在绑定两个矩阵时,我编写的代码比 cbind
快 3 倍。但是 dplyr
包中的 bind_cols
仅比 cbind
快 100 倍。唯一遗憾的是它不能将矩阵作为输入。有人可以使下面的代码更快。另外,如何快速绑定稀疏矩阵?这是我使用的代码:
require( Rcpp )
func <- 'NumericMatrix mmult(NumericMatrix a,NumericMatrix b) {
//the colnumber of first matrix
int acoln=a.ncol();
//the colnumber of second matrix
int bcoln=b.ncol();
//build a new matrix, the dim is a.nrow() and acoln+bcoln
NumericMatrix out(a.nrow(),acoln+bcoln) ;
for (int j = 0; j < acoln + bcoln; j++) {
if (j < acoln) {
out(_,j) = a(_,j);
} else {
//put the context in the second matrix to the new matrix
out(_,j) = b(_,j-acoln);
}
}
return out ;
}'
a <- matrix(rep(1,2000*100),2000)
b <- matrix(rep(2,2000*10),2000)
cppFunction(func)
system.time(for (i in seq(1,800)) {mmult(a,b)})
system.time(for (i in seq(1,800)) {cbind(a,b)})
identical(mmult(a,b),cbind(a,b))
从 Romain Francois 的 借用我之前的 Rcpp 冒险之一的想法,
func1 <- 'NumericMatrix mmult1(NumericMatrix a, NumericMatrix b) {
int acoln = a.ncol();
int bcoln = b.ncol();
NumericMatrix out = no_init_matrix(a.nrow(), acoln + bcoln);
for (int j = 0; j < acoln + bcoln; j++) {
if (j < acoln) {
out(_, j) = a(_, j);
} else {
out(_, j) = b(_, j - acoln);
}
}
return out;
}'
cppFunction(func1)
set.seed(42)
a <- matrix(rnorm(1e7), 1e3)
b <- matrix(runif(1e7), 1e3)
identical(mmult(a, b), mmult1(a, b))
#TRUE
library(microbenchmark)
microbenchmark(mmult(a, b),
mmult1(a, b),
cbind(a, b),
times = 10)
#Unit: milliseconds
# expr min lq mean median uq max neval
# mmult(a, b) 69.64 70.52 89.71 72.28 128.8 136.6 10
# mmult1(a, b) 50.84 50.95 69.65 51.43 111.6 114.4 10
# cbind(a, b) 192.35 194.67 201.13 195.30 196.1 255.9 10
没什么大不了的,但对于这样一个微不足道的变化来说也不错。
cbind
在R中重复调用比较耗时,但对各种数据类型也很强大。
在绑定两个矩阵时,我编写的代码比 cbind
快 3 倍。

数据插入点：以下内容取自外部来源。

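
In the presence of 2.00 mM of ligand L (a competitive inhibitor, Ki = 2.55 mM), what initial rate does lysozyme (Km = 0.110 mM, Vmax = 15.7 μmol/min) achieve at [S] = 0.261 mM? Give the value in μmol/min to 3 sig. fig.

8.96 μmol/min

With α = 1 + [I]/Ki = 1 + 2.00/2.55 = 1.784, the competitive rate law is v = Vmax[S] / (αKm + [S]).
v = 15.7×0.261 / (1.784×0.110 + 0.261) = 4.098/0.4573 = 8.96 μmol/min.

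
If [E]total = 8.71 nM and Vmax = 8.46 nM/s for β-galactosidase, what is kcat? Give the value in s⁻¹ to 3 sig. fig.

kcat = Vmax/[E]total = 8.46 nM/s / 8.71 nM = 0.971 s⁻¹.

0.971 s⁻¹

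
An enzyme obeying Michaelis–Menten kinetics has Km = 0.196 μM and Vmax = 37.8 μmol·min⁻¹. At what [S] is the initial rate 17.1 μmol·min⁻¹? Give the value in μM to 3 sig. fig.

0.162 μM

Rearranging v = Vmax[S]/(Km+[S]) gives [S] = Km·v/(Vmax − v).
[S] = 0.196 × 17.1 / (37.8 − 17.1) = 3.352/20.70 = 0.162 μM.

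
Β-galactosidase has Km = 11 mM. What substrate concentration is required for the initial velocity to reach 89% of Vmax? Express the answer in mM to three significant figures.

v/Vmax = [S]/(Km+[S]) = 0.89, so [S] = Km·0.89/(1 − 0.89) = 11 × 8.091.
[S] = 89.0 mM.

89.0 mM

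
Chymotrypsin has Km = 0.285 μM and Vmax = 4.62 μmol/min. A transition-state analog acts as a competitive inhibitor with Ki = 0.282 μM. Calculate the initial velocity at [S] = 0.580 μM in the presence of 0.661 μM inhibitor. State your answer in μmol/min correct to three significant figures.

With α = 1 + [I]/Ki = 1 + 0.661/0.282 = 3.344, the competitive rate law is v = Vmax[S] / (αKm + [S]).
v = 4.62×0.580 / (3.344×0.285 + 0.580) = 2.680/1.533 = 1.75 μmol/min.

1.75 μmol/min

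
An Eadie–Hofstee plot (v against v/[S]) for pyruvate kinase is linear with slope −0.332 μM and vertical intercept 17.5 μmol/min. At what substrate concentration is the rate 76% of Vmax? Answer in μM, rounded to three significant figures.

1.05 μM

The Eadie–Hofstee slope gives Km = 0.332 μM (slope = −Km).
v/Vmax = [S]/(Km+[S]) = 0.76 ⇒ [S] = Km·0.76/(1−0.76) = 0.332 × 3.167 = 1.05 μM.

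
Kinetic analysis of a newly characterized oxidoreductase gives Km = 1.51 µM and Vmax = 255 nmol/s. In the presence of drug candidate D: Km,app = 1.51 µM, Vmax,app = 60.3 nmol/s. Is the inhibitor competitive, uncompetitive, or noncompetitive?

Vmax decreases (255 → 60.3 nmol/s) while Km is unchanged — pure noncompetitive inhibition.

noncompetitive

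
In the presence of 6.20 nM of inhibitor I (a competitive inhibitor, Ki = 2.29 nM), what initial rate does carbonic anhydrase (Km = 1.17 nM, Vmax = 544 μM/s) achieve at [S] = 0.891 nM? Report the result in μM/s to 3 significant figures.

α = 1 + [I]/Ki = 1 + 6.20/2.29 = 3.707.
For a competitive inhibitor, Vmax is unchanged and the apparent Km becomes α·Km: Km,app = 4.34 nM, Vmax,app = 544 μM/s.
v = Vmax,app·[S]/(Km,app + [S]) = 544 × 0.891/(4.34 + 0.891) = 92.7 μM/s.

92.7 μM/s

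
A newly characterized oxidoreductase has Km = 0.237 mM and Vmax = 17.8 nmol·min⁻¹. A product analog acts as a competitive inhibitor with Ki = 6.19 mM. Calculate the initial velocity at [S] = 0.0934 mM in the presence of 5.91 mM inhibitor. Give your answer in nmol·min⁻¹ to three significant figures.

2.99 nmol·min⁻¹

With α = 1 + [I]/Ki = 1 + 5.91/6.19 = 1.955, the competitive rate law is v = Vmax[S] / (αKm + [S]).
v = 17.8×0.0934 / (1.955×0.237 + 0.0934) = 1.663/0.5567 = 2.99 nmol·min⁻¹.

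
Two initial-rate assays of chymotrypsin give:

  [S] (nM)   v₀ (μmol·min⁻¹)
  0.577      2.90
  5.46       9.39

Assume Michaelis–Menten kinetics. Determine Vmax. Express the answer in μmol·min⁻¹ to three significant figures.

12.8 μmol·min⁻¹

From v = Vmax[S]/(Km+[S]), each point gives Vmax = v(Km+[S])/[S].
Equating: 2.90(Km+0.577)/0.577 = 9.39(Km+5.46)/5.46.
5.026·Km + 2.90 = 1.720·Km + 9.39, so (5.026 − 1.720)·Km = 9.39 − 2.90.
Km = 6.490/3.306 = 1.96 nM; then Vmax = 2.90(1.96+0.577)/0.577 = 12.8 μmol·min⁻¹.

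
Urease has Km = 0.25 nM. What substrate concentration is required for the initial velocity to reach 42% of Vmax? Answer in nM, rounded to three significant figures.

0.181 nM

v/Vmax = [S]/(Km+[S]) = 0.42, so [S] = Km·0.42/(1 − 0.42) = 0.25 × 0.7241.
[S] = 0.181 nM.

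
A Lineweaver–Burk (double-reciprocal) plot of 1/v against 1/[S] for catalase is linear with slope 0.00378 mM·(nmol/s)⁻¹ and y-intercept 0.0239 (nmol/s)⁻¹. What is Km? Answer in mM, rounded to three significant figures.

y-intercept = 1/Vmax ⇒ Vmax = 41.8 nmol/s; slope = Km/Vmax ⇒ Km = slope × Vmax.
Km = 0.00378 × 41.8 = 0.158 mM.

0.158 mM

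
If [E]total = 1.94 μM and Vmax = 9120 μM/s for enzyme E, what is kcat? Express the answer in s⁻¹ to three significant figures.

kcat = Vmax/[E]total = 9120 μM/s / 1.94 μM = 4700 s⁻¹.

4700 s⁻¹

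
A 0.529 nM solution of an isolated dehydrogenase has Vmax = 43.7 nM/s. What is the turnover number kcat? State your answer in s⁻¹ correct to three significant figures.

kcat = Vmax/[E]total = 43.7 nM/s / 0.529 nM = 82.6 s⁻¹.

82.6 s⁻¹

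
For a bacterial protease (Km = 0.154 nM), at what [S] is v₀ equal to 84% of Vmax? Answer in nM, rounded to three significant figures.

0.808 nM

v/Vmax = [S]/(Km+[S]) = 0.84, so [S] = Km·0.84/(1 − 0.84) = 0.154 × 5.250.
[S] = 0.808 nM.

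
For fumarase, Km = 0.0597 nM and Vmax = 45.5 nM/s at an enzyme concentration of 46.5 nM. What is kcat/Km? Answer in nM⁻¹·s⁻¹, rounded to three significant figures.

16.4 nM⁻¹·s⁻¹

kcat = Vmax/[E]total = 45.5/46.5 = 0.978 s⁻¹.
kcat/Km = 0.978/0.0597 = 16.4 nM⁻¹·s⁻¹.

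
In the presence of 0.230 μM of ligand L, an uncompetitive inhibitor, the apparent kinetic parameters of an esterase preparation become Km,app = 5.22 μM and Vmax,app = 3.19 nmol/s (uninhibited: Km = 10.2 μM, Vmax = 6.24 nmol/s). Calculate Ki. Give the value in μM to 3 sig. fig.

Uncompetitive: Vmax,app = Vmax/α (and Km,app = Km/α) with α = 1 + [I]/Ki.
α = Vmax/Vmax,app = 6.24/3.19 = 1.956.
Ki = [I]/(α − 1) = 0.230/0.9561 = 0.241 μM.

0.241 μM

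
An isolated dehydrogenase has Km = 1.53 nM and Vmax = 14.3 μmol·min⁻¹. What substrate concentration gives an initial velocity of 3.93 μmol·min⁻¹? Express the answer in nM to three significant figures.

The required fractional saturation is v/Vmax = 3.93/14.3 = 0.2748.
Then [S]/(Km+[S]) = 0.2748 ⇒ [S] = 1.53 × 0.2748/(1 − 0.2748) = 0.580 nM.

0.580 nM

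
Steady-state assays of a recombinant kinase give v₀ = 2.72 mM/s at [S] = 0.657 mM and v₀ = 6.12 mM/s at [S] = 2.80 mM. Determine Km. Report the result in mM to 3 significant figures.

1.74 mM

From v = Vmax[S]/(Km+[S]), each point gives Vmax = v(Km+[S])/[S].
Equating: 2.72(Km+0.657)/0.657 = 6.12(Km+2.80)/2.80.
4.140·Km + 2.72 = 2.186·Km + 6.12, so (4.140 − 2.186)·Km = 6.12 − 2.72.
Km = 3.400/1.954 = 1.74 mM; then Vmax = 2.72(1.74+0.657)/0.657 = 9.92 mM/s.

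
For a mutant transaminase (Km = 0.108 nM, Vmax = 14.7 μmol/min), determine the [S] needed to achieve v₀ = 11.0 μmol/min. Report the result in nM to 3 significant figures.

0.321 nM

Rearranging v = Vmax[S]/(Km+[S]) gives [S] = Km·v/(Vmax − v).
[S] = 0.108 × 11.0 / (14.7 − 11.0) = 1.188/3.700 = 0.321 nM.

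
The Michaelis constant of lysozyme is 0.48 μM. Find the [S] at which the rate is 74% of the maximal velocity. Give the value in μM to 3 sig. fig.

v/Vmax = [S]/(Km+[S]) = 0.74, so [S] = Km·0.74/(1 − 0.74) = 0.48 × 2.846.
[S] = 1.37 μM.

1.37 μM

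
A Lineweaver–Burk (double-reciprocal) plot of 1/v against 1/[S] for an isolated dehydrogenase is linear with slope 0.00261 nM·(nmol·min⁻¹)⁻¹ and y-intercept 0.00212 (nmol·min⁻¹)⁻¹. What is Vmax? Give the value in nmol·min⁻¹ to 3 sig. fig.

472 nmol·min⁻¹

The y-intercept of a Lineweaver–Burk plot equals 1/Vmax, so Vmax = 1/0.00212 = 472 nmol·min⁻¹.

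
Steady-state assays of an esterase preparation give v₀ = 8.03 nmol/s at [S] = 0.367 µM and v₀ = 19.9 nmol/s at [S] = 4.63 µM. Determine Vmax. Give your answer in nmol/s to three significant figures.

22.8 nmol/s

From v = Vmax[S]/(Km+[S]), each point gives Vmax = v(Km+[S])/[S].
Equating: 8.03(Km+0.367)/0.367 = 19.9(Km+4.63)/4.63.
21.88·Km + 8.03 = 4.298·Km + 19.9, so (21.88 − 4.298)·Km = 19.9 − 8.03.
Km = 11.87/17.58 = 0.675 µM; then Vmax = 8.03(0.675+0.367)/0.367 = 22.8 nmol/s.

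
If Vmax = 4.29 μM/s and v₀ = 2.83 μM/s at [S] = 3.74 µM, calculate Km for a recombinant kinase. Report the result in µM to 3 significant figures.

1.93 µM

From v = Vmax[S]/(Km+[S]), Km = [S](Vmax − v)/v.
Km = 3.74 × (4.29 − 2.83) / 2.83 = 5.460/2.83 = 1.93 µM.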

但是 dplyr
包中的 bind_cols
仅比 cbind
快 100 倍。唯一遗憾的是它不能将矩阵作为输入。有人可以使下面的代码更快。另外,如何快速绑定稀疏矩阵?这是我使用的代码:
require( Rcpp )
func <- 'NumericMatrix mmult(NumericMatrix a,NumericMatrix b) {
//the colnumber of first matrix
int acoln=a.ncol();
//the colnumber of second matrix
int bcoln=b.ncol();
//build a new matrix, the dim is a.nrow() and acoln+bcoln
NumericMatrix out(a.nrow(),acoln+bcoln) ;
for (int j = 0; j < acoln + bcoln; j++) {
if (j < acoln) {
out(_,j) = a(_,j);
} else {
//put the context in the second matrix to the new matrix
out(_,j) = b(_,j-acoln);
}
}
return out ;
}'
a <- matrix(rep(1,2000*100),2000)
b <- matrix(rep(2,2000*10),2000)
cppFunction(func)
system.time(for (i in seq(1,800)) {mmult(a,b)})
system.time(for (i in seq(1,800)) {cbind(a,b)})
identical(mmult(a,b),cbind(a,b))
从 Romain Francois 的
func1 <- 'NumericMatrix mmult1(NumericMatrix a, NumericMatrix b) {
int acoln = a.ncol();
int bcoln = b.ncol();
NumericMatrix out = no_init_matrix(a.nrow(), acoln + bcoln);
for (int j = 0; j < acoln + bcoln; j++) {
if (j < acoln) {
out(_, j) = a(_, j);
} else {
out(_, j) = b(_, j - acoln);
}
}
return out;
}'
cppFunction(func1)
set.seed(42)
a <- matrix(rnorm(1e7), 1e3)
b <- matrix(runif(1e7), 1e3)
identical(mmult(a, b), mmult1(a, b))
#TRUE
library(microbenchmark)
microbenchmark(mmult(a, b),
mmult1(a, b),
cbind(a, b),
times = 10)
#Unit: milliseconds
# expr min lq mean median uq max neval
# mmult(a, b) 69.64 70.52 89.71 72.28 128.8 136.6 10
# mmult1(a, b) 50.84 50.95 69.65 51.43 111.6 114.4 10
# cbind(a, b) 192.35 194.67 201.13 195.30 196.1 255.9 10
没什么大不了的,但对于这样一个微不足道的变化来说也不错。